Его призвание, сладостный светоч, до сих пор позволяло ему населять сумеречное существование в коллегиуме всякого рода милыми сердцу тенями и изящными призраками. Среди соучеников у него оказалось несколько друзей, а преподавателям он внушил восхищение своеобразием своей натуры. Одним словом, он снискал того рода трудноопределимое уважение, каким в каждой отрасли человеческой деятельности пользуются независимые и склонные к новшествам умы.
Вот почему, заключенный в клетку иезуитской обители вместе с другими послушниками, этими птицами с черным оперением, Баньер чаще других видел близ ее прутьев дружескую руку, больше других глотнул вольного воздуха и, подобно всем добрым от природы натурам сохранив доверчивость, тем больнее пережил свое низвержение в узилище размышлений, что ему оставалось лишь проклинать вероломных негодяев, которые привели его к такому тяжкому падению.
А потому первым его душевным движением оказалось удивление, а вторым — возмущение.
Но Баньер был здравомыслящий молодой человек.
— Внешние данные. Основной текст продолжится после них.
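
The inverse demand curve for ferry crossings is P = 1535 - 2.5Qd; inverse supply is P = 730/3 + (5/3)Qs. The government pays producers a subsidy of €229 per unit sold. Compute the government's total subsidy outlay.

Government cost = €83575.84

Pre-subsidy: 1535 - 2.5Q = 730/3 + (5/3)Q gives Q* = 310 and P* = 760.
With the subsidy, sellers receive Ps = Pb + 229 for each unit, where Pb is the price buyers pay.
On the curves, Pb = 1535 - 2.5Q and Ps = 730/3 + (5/3)Q; the wedge Ps − Pb = 229 gives 730/3 + (5/3)Q − (1535 - 2.5Q) = 229, so Q' = 364.96.
Then Pb = 1535 − 2.5·364.96 = 622.6 and Ps = 730/3 + (5/3)·364.96 = 851.6.
Government outlay = subsidy × quantity = 229 × 364.96 = 83575.84.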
Ему быстро пришло на ум, что иезуиты не способны примириться с актерами и что если бы у иезуитов и актеров было общее поприще, то подобало бы считать непристойным и несправедливым, когда одни, облаченные в жалкие и уродливые одежды, становились королевскими духовниками, губернаторами, князьями и государственными инквизиторами, в то время как других ожидало не только отрешение от всех почестей, но и церковное проклятие, поношение, презрение, несмотря на их расшитые одежды, бархатные мантии и роскошные плюмажи; значит, Господь в высшей мудрости и вечной справедливости своей даровал каждому воздаяние: пусть иезуит возлюбит свою клеть, коль скоро он уже привык к ней и позолотил ее прутья, актер же, напротив, не сможет примириться со своей клеткой, так как уж ему-то не удалось покрыть ее золотом.
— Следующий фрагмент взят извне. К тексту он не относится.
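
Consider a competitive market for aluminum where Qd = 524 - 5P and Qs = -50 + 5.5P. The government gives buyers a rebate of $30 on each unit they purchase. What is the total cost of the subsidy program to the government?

Government cost = 69140/7

Pre-subsidy: 524 - 5P = -50 + 5.5P gives P* = 164/3, Q* = 752/3.
With the rebate, buyers effectively pay Pb = Ps − 30, where Ps is the price sellers receive.
Demand in terms of Ps becomes Qd = 524 − 5(Ps − 30) = 674 - 5Ps. Setting this equal to supply: 674 - 5Ps = -50 + 5.5Ps, so Ps = 1448/21.
Buyers pay Pb = 1448/21 − 30 = 818/21; Q' = -50 + 5.5·(1448/21) = 6914/21.
Government outlay = subsidy × quantity = 30 × 6914/21 = 69140/7.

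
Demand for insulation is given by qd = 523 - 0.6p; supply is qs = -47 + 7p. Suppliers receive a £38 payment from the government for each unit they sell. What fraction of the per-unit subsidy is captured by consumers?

Consumer share = 35/38

Pre-subsidy: 523 - 0.6p = -47 + 7p gives p* = 75, q* = 478.
With the subsidy, sellers receive ps = pb + 38 for each unit, where pb is the price buyers pay.
Supply in terms of pb becomes qs = -47 + 7(pb + 38) = 219 + 7pb. Setting this equal to demand: 523 - 0.6pb = 219 + 7pb, so pb = 40.
Sellers receive ps = 40 + 38 = 78; q' = 523 − 0.6·40 = 499.
Buyers' price falls by p* − pb = 75 − 40 = 35; sellers' price rises by ps − p* = 78 − 75 = 3.
So consumers capture 35/38 = 35/38 of each unit of subsidy.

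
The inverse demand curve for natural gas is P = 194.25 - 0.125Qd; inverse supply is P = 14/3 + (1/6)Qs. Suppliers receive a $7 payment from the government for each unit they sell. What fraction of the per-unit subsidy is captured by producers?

Producer share = 4/7

Pre-subsidy: 194.25 - 0.125Q = 14/3 + (1/6)Q gives Q* = 650 and P* = 113.
With the subsidy, sellers receive Ps = Pb + 7 for each unit, where Pb is the price buyers pay.
On the curves, Pb = 194.25 - 0.125Q and Ps = 14/3 + (1/6)Q; the wedge Ps − Pb = 7 gives 14/3 + (1/6)Q − (194.25 - 0.125Q) = 7, so Q' = 674.
Then Pb = 194.25 − 0.125·674 = 110 and Ps = 14/3 + (1/6)·674 = 117.
Buyers' price falls by P* − Pb = 113 − 110 = 3; sellers' price rises by Ps − P* = 117 − 113 = 4.
So producers capture 4/7 = 4/7 of each unit of subsidy.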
Подобная логика разбудила в юноше столь неукротимое желание свободы, что он решил добыть ее любыми возможными средствами.
Прочитав и иронически прокомментировав все изречения, взывавшие к нему со стен, он преисполнился возмущения против тирании духовного начальства и, найдя, что обстоятельства как нельзя более благоприятствуют декламации, принялся в одиночку разыгрывать «Ирода и Мариамну».
Привыкшие к стенаниям и проклятиям предыдущих созерцателей, своды отозвались удивленным гулом на полустишия трагедии. Баньер, задрапировавшись в сутану и накинув на нее сверху, как мантию, покрывало с кровати, жестикулировал, вскрикивал, стенал, изображая разных персонажей пьесы, гудел фанфарой, объявляя о приходе вестников, воспроизводил шум и ропот толпы, пока не дотянул творение Вольтера до последнего стиха из «Вариантов» и «Примечаний».
Это продолжалось добрых четыре часа.
За эти четыре часа Баньер доставил себе большое удовольствие в своем тройственном амплуа актера, зрителя и иезуита в заточении.
Но все на этом свете имеет свой конец. Потому ли, что зала размышлений произвела-таки свое действие, потому ли, что усталость одолела поэтическое вдохновение или же просто нежная Мариамна исчерпала свои укоры жестокому тирану, — как бы то ни было, наш незадачливый узник впал в оцепенение.
К тому же его испытания только начинались. Мы уже упоминали, что иезуиты подчас брали непокорных послушников измором; голод, укрощающий львов, тигров и слонов, мог бы сладить и с Баньером. Сытый ум делает желудок голодным, но пустой желудок не насыщает ума или же заполняет его лишь недомоганием.
Наконец после еще двух часов внутренней борьбы, во время которой моральный дух послушника все больше и больше слабел, так что наш вынужденный затворник не мог ни собрать сил для декламирования даже самой коротенькой роли из любимой трагедии, ни перечесть с пользой для себя белевшие на стенах изречения, Баньер примостился на лежанке без тюфяка, натянул на себя покрывало и предался думам, сравнивая свое настоящее и прошлое положения.